The house was built around 1720, with its symmetrical nine-bay facade and elegant porch with four Tuscan columns added later. It served as the seat of local government for the Barnes Urban District from 1895 to 1932 and later for the Municipal Borough of Barnes until it was damaged by wartime bombing in 1940.
Although the original 7-acre grounds have since been built over, the building's exterior remains much the same as when it was depicted in the two oil paintings by Turner. These works, created during his visit to the house in 1827, include "Mortlake Terrace: Early Summer Morning" (1826), now in the Frick Collection in New York, and "Mortlake Terrace" (1827), held by the National Gallery of Art in Washington, D.C.

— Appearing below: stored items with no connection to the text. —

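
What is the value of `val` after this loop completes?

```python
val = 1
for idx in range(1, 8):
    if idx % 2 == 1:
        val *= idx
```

Let's trace through this code step by step.

Initialize: val = 1
Entering loop: for idx in range(1, 8):
After iteration 1: idx = 1, val = 1
After iteration 2: idx = 2, val = 1
After iteration 3: idx = 3, val = 3
After iteration 4: idx = 4, val = 3
After iteration 5: idx = 5, val = 15
After iteration 6: idx = 6, val = 15
After iteration 7: idx = 7, val = 105
Loop ends.

Final answer: 105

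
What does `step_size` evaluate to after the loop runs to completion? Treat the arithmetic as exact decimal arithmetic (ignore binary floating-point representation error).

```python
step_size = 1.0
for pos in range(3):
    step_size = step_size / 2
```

Let's trace through this code step by step.

Initialize: step_size = 1.0
Entering loop: for pos in range(3):
After iteration 1: pos = 0, step_size = 0.5
After iteration 2: pos = 1, step_size = 0.25
After iteration 3: pos = 2, step_size = 0.125
Loop ends.

Final answer: 0.125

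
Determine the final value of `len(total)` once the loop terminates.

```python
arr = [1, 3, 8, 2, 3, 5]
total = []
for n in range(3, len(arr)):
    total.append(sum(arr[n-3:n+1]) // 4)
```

Let's trace through this code step by step.

Initialize: arr = [1, 3, 8, 2, 3, 5]
Initialize: total = []
Entering loop: for n in range(3, len(arr)):
After iteration 1: n = 3, total = [3]
After iteration 2: n = 4, total = [3, 4]
After iteration 3: n = 5, total = [3, 4, 4]
Loop ends.
len(total) = 3

Final answer: 3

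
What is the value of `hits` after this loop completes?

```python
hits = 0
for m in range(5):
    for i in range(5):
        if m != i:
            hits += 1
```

Let's trace through this code step by step.

Initialize: hits = 0
Entering loop: for m in range(5):
After iteration 1: m = 0, hits = 4
After iteration 2: m = 1, hits = 8
After iteration 3: m = 2, hits = 12
After iteration 4: m = 3, hits = 16
After iteration 5: m = 4, hits = 20
Loop ends.

Final answer: 20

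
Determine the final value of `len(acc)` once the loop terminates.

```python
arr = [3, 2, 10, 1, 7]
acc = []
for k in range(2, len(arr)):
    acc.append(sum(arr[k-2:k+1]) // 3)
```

Let's trace through this code step by step.

Initialize: arr = [3, 2, 10, 1, 7]
Initialize: acc = []
Entering loop: for k in range(2, len(arr)):
After iteration 1: k = 2, acc = [5]
After iteration 2: k = 3, acc = [5, 4]
After iteration 3: k = 4, acc = [5, 4, 6]
Loop ends.
len(acc) = 3

Final answer: 3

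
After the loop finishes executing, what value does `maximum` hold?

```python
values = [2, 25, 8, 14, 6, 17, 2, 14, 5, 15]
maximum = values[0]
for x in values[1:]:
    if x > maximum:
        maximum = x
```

Let's trace through this code step by step.

Initialize: values = [2, 25, 8, 14, 6, 17, 2, 14, 5, 15]
Initialize: maximum = 2
Entering loop: for x in values[1:]:
After iteration 1: x = 25, maximum = 25
After iteration 2: x = 8, maximum = 25
After iteration 3: x = 14, maximum = 25
After iteration 4: x = 6, maximum = 25
After iteration 5: x = 17, maximum = 25
After iteration 6: x = 2, maximum = 25
After iteration 7: x = 14, maximum = 25
After iteration 8: x = 5, maximum = 25
After iteration 9: x = 15, maximum = 25
Loop ends.

Final answer: 25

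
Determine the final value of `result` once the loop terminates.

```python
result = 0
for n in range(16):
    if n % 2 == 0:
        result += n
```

Let's trace through this code step by step.

Initialize: result = 0
Entering loop: for n in range(16):
After iteration 1: n = 0, result = 0
After iteration 2: n = 1, result = 0
After iteration 3: n = 2, result = 2
After iteration 4: n = 3, result = 2
After iteration 5: n = 4, result = 6
After iteration 6: n = 5, result = 6
After iteration 7: n = 6, result = 12
After iteration 8: n = 7, result = 12
After iteration 9: n = 8, result = 20
After iteration 10: n = 9, result = 20
After iteration 11: n = 10, result = 30
After iteration 12: n = 11, result = 30
After iteration 13: n = 12, result = 42
After iteration 14: n = 13, result = 42
After iteration 15: n = 14, result = 56
After iteration 16: n = 15, result = 56
Loop ends.

Final answer: 56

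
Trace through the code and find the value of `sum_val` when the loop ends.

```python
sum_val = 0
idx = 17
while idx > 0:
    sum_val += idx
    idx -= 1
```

Let's trace through this code step by step.

Initialize: sum_val = 0
Initialize: idx = 17
Entering loop: while idx > 0:
After iteration 1: sum_val = 17, idx = 16
After iteration 2: sum_val = 33, idx = 15
After iteration 3: sum_val = 48, idx = 14
After iteration 4: sum_val = 62, idx = 13
After iteration 5: sum_val = 75, idx = 12
After iteration 6: sum_val = 87, idx = 11
After iteration 7: sum_val = 98, idx = 10
After iteration 8: sum_val = 108, idx = 9
After iteration 9: sum_val = 117, idx = 8
After iteration 10: sum_val = 125, idx = 7
After iteration 11: sum_val = 132, idx = 6
After iteration 12: sum_val = 138, idx = 5
After iteration 13: sum_val = 143, idx = 4
After iteration 14: sum_val = 147, idx = 3
After iteration 15: sum_val = 150, idx = 2
After iteration 16: sum_val = 152, idx = 1
After iteration 17: sum_val = 153, idx = 0
Loop ends.

Final answer: 153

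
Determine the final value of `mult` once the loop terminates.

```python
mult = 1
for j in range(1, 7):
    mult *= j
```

Let's trace through this code step by step.

Initialize: mult = 1
Entering loop: for j in range(1, 7):
After iteration 1: j = 1, mult = 1
After iteration 2: j = 2, mult = 2
After iteration 3: j = 3, mult = 6
After iteration 4: j = 4, mult = 24
After iteration 5: j = 5, mult = 120
After iteration 6: j = 6, mult = 720
Loop ends.

Final answer: 720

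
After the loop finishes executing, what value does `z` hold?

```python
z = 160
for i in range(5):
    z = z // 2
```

Let's trace through this code step by step.

Initialize: z = 160
Entering loop: for i in range(5):
After iteration 1: i = 0, z = 80
After iteration 2: i = 1, z = 40
After iteration 3: i = 2, z = 20
After iteration 4: i = 3, z = 10
After iteration 5: i = 4, z = 5
Loop ends.

Final answer: 5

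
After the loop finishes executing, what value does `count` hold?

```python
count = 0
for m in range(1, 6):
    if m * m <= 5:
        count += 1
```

Let's trace through this code step by step.

Initialize: count = 0
Entering loop: for m in range(1, 6):
After iteration 1: m = 1, count = 1
After iteration 2: m = 2, count = 2
After iteration 3: m = 3, count = 2
After iteration 4: m = 4, count = 2
After iteration 5: m = 5, count = 2
Loop ends.

Final answer: 2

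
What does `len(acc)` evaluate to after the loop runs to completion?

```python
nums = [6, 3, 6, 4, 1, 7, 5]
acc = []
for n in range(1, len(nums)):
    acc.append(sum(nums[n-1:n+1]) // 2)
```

Let's trace through this code step by step.

Initialize: nums = [6, 3, 6, 4, 1, 7, 5]
Initialize: acc = []
Entering loop: for n in range(1, len(nums)):
After iteration 1: n = 1, acc = [4]
After iteration 2: n = 2, acc = [4, 4]
After iteration 3: n = 3, acc = [4, 4, 5]
After iteration 4: n = 4, acc = [4, 4, 5, 2]
After iteration 5: n = 5, acc = [4, 4, 5, 2, 4]
After iteration 6: n = 6, acc = [4, 4, 5, 2, 4, 6]
Loop ends.
len(acc) = 6

Final answer: 6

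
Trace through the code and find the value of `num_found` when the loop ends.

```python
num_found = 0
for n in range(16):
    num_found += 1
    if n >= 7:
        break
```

Let's trace through this code step by step.

Initialize: num_found = 0
Entering loop: for n in range(16):
After iteration 1: n = 0, num_found = 1
After iteration 2: n = 1, num_found = 2
After iteration 3: n = 2, num_found = 3
After iteration 4: n = 3, num_found = 4
After iteration 5: n = 4, num_found = 5
After iteration 6: n = 5, num_found = 6
After iteration 7: n = 6, num_found = 7
After iteration 8: n = 7, num_found = 8
Loop ends.

Final answer: 8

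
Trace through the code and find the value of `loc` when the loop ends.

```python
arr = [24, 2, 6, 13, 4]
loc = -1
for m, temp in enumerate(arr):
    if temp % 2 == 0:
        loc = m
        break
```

Let's trace through this code step by step.

Initialize: arr = [24, 2, 6, 13, 4]
Initialize: loc = -1
Entering loop: for m, temp in enumerate(arr):
After iteration 1: m = 0, temp = 24, loc = 0
Loop ends.

Final answer: 0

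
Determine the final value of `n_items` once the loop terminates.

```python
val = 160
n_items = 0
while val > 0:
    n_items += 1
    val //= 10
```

Let's trace through this code step by step.

Initialize: val = 160
Initialize: n_items = 0
Entering loop: while val > 0:
After iteration 1: val = 16, n_items = 1
After iteration 2: val = 1, n_items = 2
After iteration 3: val = 0, n_items = 3
Loop ends.

Final answer: 3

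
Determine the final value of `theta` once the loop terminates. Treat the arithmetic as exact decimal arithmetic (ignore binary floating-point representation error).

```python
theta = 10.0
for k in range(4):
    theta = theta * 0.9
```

Let's trace through this code step by step.

Initialize: theta = 10.0
Entering loop: for k in range(4):
After iteration 1: k = 0, theta = 9.0
After iteration 2: k = 1, theta = 8.1
After iteration 3: k = 2, theta = 7.29
After iteration 4: k = 3, theta = 6.561
Loop ends.

Final answer: 6.561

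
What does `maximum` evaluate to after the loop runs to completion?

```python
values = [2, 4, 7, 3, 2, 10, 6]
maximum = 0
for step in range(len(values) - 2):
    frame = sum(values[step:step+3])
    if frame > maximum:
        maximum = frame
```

Let's trace through this code step by step.

Initialize: values = [2, 4, 7, 3, 2, 10, 6]
Initialize: maximum = 0
Entering loop: for step in range(len(values) - 2):
After iteration 1: step = 0, maximum = 13, frame = 13
After iteration 2: step = 1, maximum = 14, frame = 14
After iteration 3: step = 2, maximum = 14, frame = 12
After iteration 4: step = 3, maximum = 15, frame = 15
After iteration 5: step = 4, maximum = 18, frame = 18
Loop ends.

Final answer: 18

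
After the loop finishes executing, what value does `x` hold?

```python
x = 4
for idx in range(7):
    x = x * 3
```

Let's trace through this code step by step.

Initialize: x = 4
Entering loop: for idx in range(7):
After iteration 1: idx = 0, x = 12
After iteration 2: idx = 1, x = 36
After iteration 3: idx = 2, x = 108
After iteration 4: idx = 3, x = 324
After iteration 5: idx = 4, x = 972
After iteration 6: idx = 5, x = 2916
After iteration 7: idx = 6, x = 8748
Loop ends.

Final answer: 8748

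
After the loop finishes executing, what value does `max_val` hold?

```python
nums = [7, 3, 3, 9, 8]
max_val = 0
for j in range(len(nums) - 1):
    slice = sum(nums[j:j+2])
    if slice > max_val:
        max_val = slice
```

Let's trace through this code step by step.

Initialize: nums = [7, 3, 3, 9, 8]
Initialize: max_val = 0
Entering loop: for j in range(len(nums) - 1):
After iteration 1: j = 0, max_val = 10, slice = 10
After iteration 2: j = 1, max_val = 10, slice = 6
After iteration 3: j = 2, max_val = 12, slice = 12
After iteration 4: j = 3, max_val = 17, slice = 17
Loop ends.

Final answer: 17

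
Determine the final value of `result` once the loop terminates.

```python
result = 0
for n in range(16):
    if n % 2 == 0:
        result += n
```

Let's trace through this code step by step.

Initialize: result = 0
Entering loop: for n in range(16):
After iteration 1: n = 0, result = 0
After iteration 2: n = 1, result = 0
After iteration 3: n = 2, result = 2
After iteration 4: n = 3, result = 2
After iteration 5: n = 4, result = 6
After iteration 6: n = 5, result = 6
After iteration 7: n = 6, result = 12
After iteration 8: n = 7, result = 12
After iteration 9: n = 8, result = 20
After iteration 10: n = 9, result = 20
After iteration 11: n = 10, result = 30
After iteration 12: n = 11, result = 30
After iteration 13: n = 12, result = 42
After iteration 14: n = 13, result = 42
After iteration 15: n = 14, result = 56
After iteration 16: n = 15, result = 56
Loop ends.

Final answer: 56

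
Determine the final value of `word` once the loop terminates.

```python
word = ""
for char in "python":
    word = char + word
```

Let's trace through this code step by step.

Initialize: word = ''
Entering loop: for char in "python":
After iteration 1: char = 'p', word = 'p'
After iteration 2: char = 'y', word = 'yp'
After iteration 3: char = 't', word = 'typ'
After iteration 4: char = 'h', word = 'htyp'
After iteration 5: char = 'o', word = 'ohtyp'
After iteration 6: char = 'n', word = 'nohtyp'
Loop ends.

Final answer: 'nohtyp'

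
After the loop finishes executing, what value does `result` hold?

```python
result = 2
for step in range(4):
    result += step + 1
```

Let's trace through this code step by step.

Initialize: result = 2
Entering loop: for step in range(4):
After iteration 1: step = 0, result = 3
After iteration 2: step = 1, result = 5
After iteration 3: step = 2, result = 8
After iteration 4: step = 3, result = 12
Loop ends.

Final answer: 12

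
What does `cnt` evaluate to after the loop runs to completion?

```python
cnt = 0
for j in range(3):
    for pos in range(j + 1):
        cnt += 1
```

Let's trace through this code step by step.

Initialize: cnt = 0
Entering loop: for j in range(3):
After iteration 1: j = 0, cnt = 1, pos = 0
After iteration 2: j = 1, cnt = 3, pos = 1
After iteration 3: j = 2, cnt = 6, pos = 2
Loop ends.

Final answer: 6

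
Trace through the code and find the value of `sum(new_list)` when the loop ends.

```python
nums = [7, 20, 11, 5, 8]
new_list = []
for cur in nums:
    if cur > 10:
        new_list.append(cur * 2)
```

Let's trace through this code step by step.

Initialize: nums = [7, 20, 11, 5, 8]
Initialize: new_list = []
Entering loop: for cur in nums:
After iteration 1: cur = 7, new_list = []
After iteration 2: cur = 20, new_list = [40]
After iteration 3: cur = 11, new_list = [40, 22]
After iteration 4: cur = 5, new_list = [40, 22]
After iteration 5: cur = 8, new_list = [40, 22]
Loop ends.
sum(new_list) = 62

Final answer: 62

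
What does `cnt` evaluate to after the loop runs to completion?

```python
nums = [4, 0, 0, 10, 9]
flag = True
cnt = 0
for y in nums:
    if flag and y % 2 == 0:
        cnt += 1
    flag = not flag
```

Let's trace through this code step by step.

Initialize: nums = [4, 0, 0, 10, 9]
Initialize: flag = True
Initialize: cnt = 0
Entering loop: for y in nums:
After iteration 1: y = 4, flag = False, cnt = 1
After iteration 2: y = 0, flag = True, cnt = 1
After iteration 3: y = 0, flag = False, cnt = 2
After iteration 4: y = 10, flag = True, cnt = 2
After iteration 5: y = 9, flag = False, cnt = 2
Loop ends.

Final answer: 2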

The house has been home to several notable residents over the years, including the Franks family of Jewish merchant bankers, Lady Byron (the poet's widow), educational philanthropist Quintin Hogg, and Garnet Wolseley, 1st Viscount Wolseley, who lived there from 1874 to 1875 before becoming Commander-in-Chief of the Forces.
The property is also featured in an engraving, held at the Museum of London, by Gustave Doré, "The Limes – Mortlake: 1872," which captures a scene of people watching the Oxford and Cambridge Boat Race from the house's riverside terrace.